I have a platform on my TV wall. It is 16' long, 5' tall and 12" deep. Do I have to fill the space inside to avoid resonance if speakers are set on the platform? :scratch:2x4 and 2x6 construction. Screwed to the concrete floor and will be faced with 3/4" hard maple.


----------



## ALMFamily (Oct 19, 2011)

Just to clarify - by speakers do you mean mains and a sub?


----------



## kcfet (Feb 12, 2009)

Definitive Technology Mythos ST (Super Tower)


----------



## Prof. (Oct 20, 2006)

Ideally it should be sand filled if you have speakers and subs on it..


----------



## BD55 (Oct 18, 2011)

Even with ¾" maple facing, anything not fully constrained will act as a resonator in some degree. Ideally you will want to have it damped. You would only hear something if you hit the right freq, but when you hit it, you will really notice it.


----------



## kwalikum (Oct 31, 2011)

I've seen other people fill theirs up with insulation.
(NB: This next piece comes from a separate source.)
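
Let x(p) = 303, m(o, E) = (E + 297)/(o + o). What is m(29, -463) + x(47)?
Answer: 8704/29 ≈ 300.14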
Would that be appropriate dampening? I hope so, because that's what I'm planning for my seating platform - it won't have fronts, of course, but might have a sub on it.


----------



## warrenp (Feb 13, 2012)

Insulation is better than nothing, and will help. As Prof. mentioned, ideally you would fill it with sand. A decent compromise that some owners choose is to fill the cavities under the speakers with sand, and the remaining cavities with insulation.


----------